Terrance Copper.. out of position to catch an ill-advised pass, watches the ball fall limply to the turf at the game's most disappointing moment
Of course.. other stuff did happen:
- Following the Dallas game, many fans were beating the Brees-for-MVP drums louder than r and Menckles beat on the Superdome wall. Some were even comparing the Saints' QB to (gasp) Joe Montana. I have a quarrel with this comparison as I believe Montana to be one the most grossly overrated athletes of the 20th century.. and I just hate the stupid smirk commonly found on Montana's face during the late 80s and early 90s as
piss-poor NFL officiatinghis 49ers stole many a key game from the Saints in the crucial final minutes. Alas, there are a lot of Montana worshipers out there... I suppose because people are attracted to power deserved or not... who buy the myth that he was one of the best under pressure in the final minutes. It was this Montana myth that Brees failed to live up to this week as he was pressured into throwing a stupid 4th quarter interception and later an inexplicable last minute pass to TERRANCE COPPER. - The spectacular-but-largely-pointless Reggie Bush exhibited several spectacular-but-largely-pointless displays of superhuman athleticism as he jumped juked and spun his way to numerous spectacular-but-largely-pointless one and two yard gains. Bush also surpassed Earl Cooper's 1980 NFL record for receptions by a rookie on a spectacular hitch play during the final drive that was rendered largely pointless moments later by a lamentable pass attempt to Terrance Copper.
- With Hollis Thomas suspended for cheating and then cynically attempting to cover it up by exploiting his respiratory condition, the Saints defense was pushed around all day. Ladell Betts (22 carries 119 yards) slipped through gaping holes in the Saints front seven and Jason Campbell was afforded ample time on his passing attempts as the Redskins controlled the pace of the game. This kind of performance will lose a playoff game. Especially if it leaves you with no option but to throw the ball to TERRANCE COPPER at the last minute.
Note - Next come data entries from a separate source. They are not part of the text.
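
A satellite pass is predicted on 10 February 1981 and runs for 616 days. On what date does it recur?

Advancing 616 days from February 10, 1981.
February has 28 days, so 28 − 10 = 18 days remain after February 10, 1981; 616 − 18 = 598 left.
March 1981 has 31 days: 598 − 31 = 567 left.
April 1981 has 30 days: 567 − 30 = 537 left.
May 1981 has 31 days: 537 − 31 = 506 left.
June 1981 has 30 days: 506 − 30 = 476 left.
July 1981 has 31 days: 476 − 31 = 445 left.
August 1981 has 31 days: 445 − 31 = 414 left.
September 1981 has 30 days: 414 − 30 = 384 left.
October 1981 has 31 days: 384 − 31 = 353 left.
November 1981 has 30 days: 353 − 30 = 323 left.
December 1981 has 31 days: 323 − 31 = 292 left.
January 1982 has 31 days: 292 − 31 = 261 left.
February 1982 has 28 days (1982 is not a leap year): 261 − 28 = 233 left.
March 1982 has 31 days: 233 − 31 = 202 left.
April 1982 has 30 days: 202 − 30 = 172 left.
May 1982 has 31 days: 172 − 31 = 141 left.
June 1982 has 30 days: 141 − 30 = 111 left.
July 1982 has 31 days: 111 − 31 = 80 left.
August 1982 has 31 days: 80 − 31 = 49 left.
September 1982 has 30 days: 49 − 30 = 19 left.
19 days into October 1982 → October 19, 1982.

October 19, 1982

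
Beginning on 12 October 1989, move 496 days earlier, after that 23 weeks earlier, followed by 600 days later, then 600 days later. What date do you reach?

April 8, 1991

Subtracting 496 days from October 12, 1989:
Going back 12 days from October 12, 1989 reaches the end of the previous month; 496 − 12 = 484 left.
September 1989 has 30 days: 484 − 30 = 454 left.
August 1989 has 31 days: 454 − 31 = 423 left.
July 1989 has 31 days: 423 − 31 = 392 left.
June 1989 has 30 days: 392 − 30 = 362 left.
May 1989 has 31 days: 362 − 31 = 331 left.
April 1989 has 30 days: 331 − 30 = 301 left.
March 1989 has 31 days: 301 − 31 = 270 left.
February 1989 has 28 days (1989 is not a leap year): 270 − 28 = 242 left.
January 1989 has 31 days: 242 − 31 = 211 left.
December 1988 has 31 days: 211 − 31 = 180 left.
November 1988 has 30 days: 180 − 30 = 150 left.
October 1988 has 31 days: 150 − 31 = 119 left.
September 1988 has 30 days: 119 − 30 = 89 left.
August 1988 has 31 days: 89 − 31 = 58 left.
July 1988 has 31 days: 58 − 31 = 27 left.
June 1988 has 30 days; 30 − 27 = 3 → June 3, 1988.
Subtracting 23 weeks (= 161 days) from June 3, 1988:
Going back 3 days from June 3, 1988 reaches the end of the previous month; 161 − 3 = 158 left.
May 1988 has 31 days: 158 − 31 = 127 left.
April 1988 has 30 days: 127 − 30 = 97 left.
March 1988 has 31 days: 97 − 31 = 66 left.
February 1988 has 29 days (1988 is a leap year): 66 − 29 = 37 left.
January 1988 has 31 days: 37 − 31 = 6 left.
December 1987 has 31 days; 31 − 6 = 25 → December 25, 1987.
Counting forward 600 days from December 25, 1987:
December has 31 days, so 31 − 25 = 6 days remain after December 25, 1987; 600 − 6 = 594 left.
January 1988 has 31 days: 594 − 31 = 563 left.
February 1988 has 29 days (1988 is a leap year): 563 − 29 = 534 left.
March 1988 has 31 days: 534 − 31 = 503 left.
April 1988 has 30 days: 503 − 30 = 473 left.
May 1988 has 31 days: 473 − 31 = 442 left.
June 1988 has 30 days: 442 − 30 = 412 left.
July 1988 has 31 days: 412 − 31 = 381 left.
August 1988 has 31 days: 381 − 31 = 350 left.
September 1988 has 30 days: 350 − 30 = 320 left.
October 1988 has 31 days: 320 − 31 = 289 left.
November 1988 has 30 days: 289 − 30 = 259 left.
December 1988 has 31 days: 259 − 31 = 228 left.
January 1989 has 31 days: 228 − 31 = 197 left.
February 1989 has 28 days (1989 is not a leap year): 197 − 28 = 169 left.
March 1989 has 31 days: 169 − 31 = 138 left.
April 1989 has 30 days: 138 − 30 = 108 left.
May 1989 has 31 days: 108 − 31 = 77 left.
June 1989 has 30 days: 77 − 30 = 47 left.
July 1989 has 31 days: 47 − 31 = 16 left.
16 days into August 1989 → August 16, 1989.
Counting forward 600 days from August 16, 1989:
August has 31 days, so 31 − 16 = 15 days remain after August 16, 1989; 600 − 15 = 585 left.
September 1989 has 30 days: 585 − 30 = 555 left.
October 1989 has 31 days: 555 − 31 = 524 left.
November 1989 has 30 days: 524 − 30 = 494 left.
December 1989 has 31 days: 494 − 31 = 463 left.
January 1990 has 31 days: 463 − 31 = 432 left.
February 1990 has 28 days (1990 is not a leap year): 432 − 28 = 404 left.
March 1990 has 31 days: 404 − 31 = 373 left.
April 1990 has 30 days: 373 − 30 = 343 left.
May 1990 has 31 days: 343 − 31 = 312 left.
June 1990 has 30 days: 312 − 30 = 282 left.
July 1990 has 31 days: 282 − 31 = 251 left.
August 1990 has 31 days: 251 − 31 = 220 left.
September 1990 has 30 days: 220 − 30 = 190 left.
October 1990 has 31 days: 190 − 31 = 159 left.
November 1990 has 30 days: 159 − 30 = 129 left.
December 1990 has 31 days: 129 − 31 = 98 left.
January 1991 has 31 days: 98 − 31 = 67 left.
February 1991 has 28 days (1991 is not a leap year): 67 − 28 = 39 left.
March 1991 has 31 days: 39 − 31 = 8 left.
8 days into April 1991 → April 8, 1991.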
- This week's wardrobe malfunction is only tangentially Menckles's fault. Although she showed up in her Mike McKenzie jersey for Sunday's game, her visitor from the Chesapeake watershed region joined us fully bedecked in Redskins regalia and proceeded to disrupt the vibe in section 617 so badly that it caused Drew Brees to look for Terrance Copper on the game's final play.
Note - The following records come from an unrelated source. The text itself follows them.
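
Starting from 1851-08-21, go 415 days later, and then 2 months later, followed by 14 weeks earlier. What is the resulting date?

Adding 415 days from August 21, 1851:
August has 31 days, so 31 − 21 = 10 days remain after August 21, 1851; 415 − 10 = 405 left.
September 1851 has 30 days: 405 − 30 = 375 left.
October 1851 has 31 days: 375 − 31 = 344 left.
November 1851 has 30 days: 344 − 30 = 314 left.
December 1851 has 31 days: 314 − 31 = 283 left.
January 1852 has 31 days: 283 − 31 = 252 left.
February 1852 has 29 days (1852 is a leap year): 252 − 29 = 223 left.
March 1852 has 31 days: 223 − 31 = 192 left.
April 1852 has 30 days: 192 − 30 = 162 left.
May 1852 has 31 days: 162 − 31 = 131 left.
June 1852 has 30 days: 131 − 30 = 101 left.
July 1852 has 31 days: 101 − 31 = 70 left.
August 1852 has 31 days: 70 − 31 = 39 left.
September 1852 has 30 days: 39 − 30 = 9 left.
9 days into October 1852 → October 9, 1852.
Counting forward 2 months from October 9, 1852:
month 10 + 2 = 12 → December 1852.
Day 9 is valid in December, giving December 9, 1852.
Going back 14 weeks (= 98 days) from December 9, 1852:
Going back 9 days from December 9, 1852 reaches the end of the previous month; 98 − 9 = 89 left.
November 1852 has 30 days: 89 − 30 = 59 left.
October 1852 has 31 days: 59 − 31 = 28 left.
September 1852 has 30 days; 30 − 28 = 2 → September 2, 1852.

September 2, 1852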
Drew "Not Montana" Brees one-armed this 4th down pass to Terrance Copper who watches it fall limply to the ground
Terrance Copper ponders the meaning of Reggie Bush's football-related dance stylings as the football falls limply to the turf.
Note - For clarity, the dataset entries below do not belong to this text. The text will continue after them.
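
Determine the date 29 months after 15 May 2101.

Advancing 29 months from May 15, 2101.
month 5 + 29 = 34, which is month 10 of year 2103 → October 2103.
Day 15 is valid in October, giving October 15, 2103.

October 15, 2103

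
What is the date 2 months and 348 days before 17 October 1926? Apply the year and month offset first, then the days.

September 3, 1925

Counting back 2 months and 348 days from October 17, 1926: first the month/year part, then the days.
month 10 − 2 = 8 → August 1926.
Day 17 is valid in August, giving August 17, 1926.
Now subtract 348 days from August 17, 1926.
Going back 17 days from August 17, 1926 reaches the end of the previous month; 348 − 17 = 331 left.
July 1926 has 31 days: 331 − 31 = 300 left.
June 1926 has 30 days: 300 − 30 = 270 left.
May 1926 has 31 days: 270 − 31 = 239 left.
April 1926 has 30 days: 239 − 30 = 209 left.
March 1926 has 31 days: 209 − 31 = 178 left.
February 1926 has 28 days (1926 is not a leap year): 178 − 28 = 150 left.
January 1926 has 31 days: 150 − 31 = 119 left.
December 1925 has 31 days: 119 − 31 = 88 left.
November 1925 has 30 days: 88 − 30 = 58 left.
October 1925 has 31 days: 58 − 31 = 27 left.
September 1925 has 30 days; 30 − 27 = 3 → September 3, 1925.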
Terrance Copper wonders if clenbuterol would have helped him fight harder for the ball as he watches it fall limply to the turf
Terrance Copper asks himself if the Redskins are wearing BURgundy or burGUNdy colored pants as an ill-advised pass falls limply to the ground
So the Saints are division champs.. albeit a bit humbled by yesterday's experience. All hair-splitting analysis aside, it is sufficient to say that NFL football can be an up and down ride. The last two weeks are evidence of that. Soupy says the Saints looked like they were asleep for much of the game. They'd have to be to dream up something as silly as an expectation that Terrance Copper would come through in the clutch.
Again.. why?
Update: Ian says the loss is all part of Soupy's grand strategy.
By dropping the game to the Redskins so badly, the Saints have introduced a third component to their rotation. Before, opponents had to guess which of two New Orleans teams would show up that day: the Awesome, NFC-Chomping Champion Saints or the Turnover-Laden Sloppy Saints. Now already confused teams will face a new third choice: the Shamelessly Shitty Saints. It's just another way to keep opponents off guard. Kudos!